Iraqi VP warns against creation of 'second Israel' for Kurds

Israel's backing of an independent Kurdistan has brought it into the center of the debate raging across the Middle East.

Outgoing Iraqi Prime Minister Nuri al-Maliki. (photo credit: REUTERS)
Outgoing Iraqi Prime Minister Nuri al-Maliki.
(photo credit: REUTERS)
Iraq's vice president Nuri al-Maliki warned on Sunday that his government won't tolerate the creation of "a second Israel," in the form of an independent Kurdish state. 
According to AFP, Maliki urged Kurdish leaders to "call off the (September 25) referendum that is contrary to the constitution and does not serve the general interests of the Iraqi people, not even the particular interests of the Kurds."

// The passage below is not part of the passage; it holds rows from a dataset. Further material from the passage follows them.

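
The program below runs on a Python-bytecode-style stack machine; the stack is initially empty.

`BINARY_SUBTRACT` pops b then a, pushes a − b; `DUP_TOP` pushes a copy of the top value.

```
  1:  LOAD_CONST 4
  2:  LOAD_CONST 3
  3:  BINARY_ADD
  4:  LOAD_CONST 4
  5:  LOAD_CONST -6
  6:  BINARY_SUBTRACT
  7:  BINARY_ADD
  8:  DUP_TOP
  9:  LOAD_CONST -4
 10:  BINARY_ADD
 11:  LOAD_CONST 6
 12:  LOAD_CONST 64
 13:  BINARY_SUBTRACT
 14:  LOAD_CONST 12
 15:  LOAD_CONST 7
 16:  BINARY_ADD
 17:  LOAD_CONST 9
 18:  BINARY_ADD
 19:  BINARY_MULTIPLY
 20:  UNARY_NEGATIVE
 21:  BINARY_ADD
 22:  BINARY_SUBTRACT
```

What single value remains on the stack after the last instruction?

-1620

LOAD_CONST 4    → 4
LOAD_CONST 3    → 4 3
BINARY_ADD      → 7
LOAD_CONST 4    → 7 4
LOAD_CONST -6   → 7 4 -6
BINARY_SUBTRACT → 7 10
BINARY_ADD      → 17
DUP_TOP         → 17 17
LOAD_CONST -4   → 17 17 -4
BINARY_ADD      → 17 13
LOAD_CONST 6    → 17 13 6
LOAD_CONST 64   → 17 13 6 64
BINARY_SUBTRACT → 17 13 -58
LOAD_CONST 12   → 17 13 -58 12
LOAD_CONST 7    → 17 13 -58 12 7
BINARY_ADD      → 17 13 -58 19
LOAD_CONST 9    → 17 13 -58 19 9
BINARY_ADD      → 17 13 -58 28
BINARY_MULTIPLY → 17 13 -1624
UNARY_NEGATIVE  → 17 13 1624
BINARY_ADD      → 17 1637
BINARY_SUBTRACT → -1620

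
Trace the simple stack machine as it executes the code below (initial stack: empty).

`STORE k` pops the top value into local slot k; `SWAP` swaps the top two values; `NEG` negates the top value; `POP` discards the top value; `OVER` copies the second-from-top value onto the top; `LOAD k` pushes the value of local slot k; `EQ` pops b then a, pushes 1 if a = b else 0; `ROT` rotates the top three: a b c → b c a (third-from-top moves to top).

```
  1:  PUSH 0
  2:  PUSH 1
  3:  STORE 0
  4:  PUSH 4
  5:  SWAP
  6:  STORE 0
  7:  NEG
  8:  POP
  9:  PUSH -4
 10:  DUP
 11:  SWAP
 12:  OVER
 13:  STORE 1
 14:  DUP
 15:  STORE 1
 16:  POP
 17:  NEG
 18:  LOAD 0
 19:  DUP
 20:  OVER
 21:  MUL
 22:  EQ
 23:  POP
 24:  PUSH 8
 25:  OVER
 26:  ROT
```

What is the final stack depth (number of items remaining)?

3

PUSH 0  → 0
PUSH 1  → 0 1
STORE 0 → 0
PUSH 4  → 0 4
SWAP    → 4 0
STORE 0 → 4
NEG     → -4
POP     → (empty)
PUSH -4 → -4
DUP     → -4 -4
SWAP    → -4 -4
OVER    → -4 -4 -4
STORE 1 → -4 -4
DUP     → -4 -4 -4
STORE 1 → -4 -4
POP     → -4
NEG     → 4
LOAD 0  → 4 0
DUP     → 4 0 0
OVER    → 4 0 0 0
MUL     → 4 0 0
EQ      → 4 1
POP     → 4
PUSH 8  → 4 8
OVER    → 4 8 4
ROT     → 8 4 4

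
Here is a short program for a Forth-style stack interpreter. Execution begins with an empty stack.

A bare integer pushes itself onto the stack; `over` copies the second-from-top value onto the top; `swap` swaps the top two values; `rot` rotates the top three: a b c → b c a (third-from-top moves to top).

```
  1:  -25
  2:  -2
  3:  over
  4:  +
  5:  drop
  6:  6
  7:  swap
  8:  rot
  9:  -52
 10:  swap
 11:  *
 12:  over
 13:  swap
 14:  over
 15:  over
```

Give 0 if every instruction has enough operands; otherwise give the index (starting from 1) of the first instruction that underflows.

8

-25  : -25
-2   : -25 -2
over : -25 -2 -25
+    : -25 -27
drop : -25
6    : -25 6
swap : 6 -25
rot  — needs 3 operands, stack has 2 → underflow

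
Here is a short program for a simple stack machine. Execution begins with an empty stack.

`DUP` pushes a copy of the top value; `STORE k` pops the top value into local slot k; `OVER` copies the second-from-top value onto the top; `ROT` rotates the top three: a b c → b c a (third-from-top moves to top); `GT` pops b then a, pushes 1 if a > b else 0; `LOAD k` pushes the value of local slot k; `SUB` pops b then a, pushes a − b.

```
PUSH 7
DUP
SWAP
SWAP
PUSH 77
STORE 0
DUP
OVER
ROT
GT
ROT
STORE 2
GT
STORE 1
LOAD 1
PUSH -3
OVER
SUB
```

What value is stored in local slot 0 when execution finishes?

PUSH 7  -> 7
DUP     -> 7 7
SWAP    -> 7 7
SWAP    -> 7 7
PUSH 77 -> 7 7 77
STORE 0 -> 7 7
DUP     -> 7 7 7
OVER    -> 7 7 7 7
ROT     -> 7 7 7 7
GT      -> 7 7 0
ROT     -> 7 0 7
STORE 2 -> 7 0
GT      -> 1
STORE 1 -> (empty)
LOAD 1  -> 1
PUSH -3 -> 1 -3
OVER    -> 1 -3 1
SUB     -> 1 -4

77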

"We will not allow the creation of a second Israel in the north of Iraq," Maliki, a Shiite former prime minister, said at a meeting with US ambassador Douglas Silliman, in a statement released by the vice president's office.
A country set up on a religious or ethnic base, like the Jewish state established in 1948, would not be acceptable, Maliki said, according to the AFP report.
He warned that an independence vote would have "dangerous consequences for the security, sovereignty and unity of Iraq", and called for dialogue between Baghdad and the Kurdish Regional Government.
Israel is the only country to openly back Kurdish aspirations. “Israel supports the legitimate efforts of the Kurdish people to achieve their own state,” Prime Minister Benjamin Netanyahu’s office said on September 13. Speaking at the ICT’s World Counter-Terrorism summit on September 11, Justice Minister Ayelet Shaked said, “Israel and countries in the West have a major interest in the establishment of the state of Kurdistan.”
As a result of Israel's public statements, its stock has risen on the Kurdish street, with blue and white Israeli flags on displays in pro-independence rallies.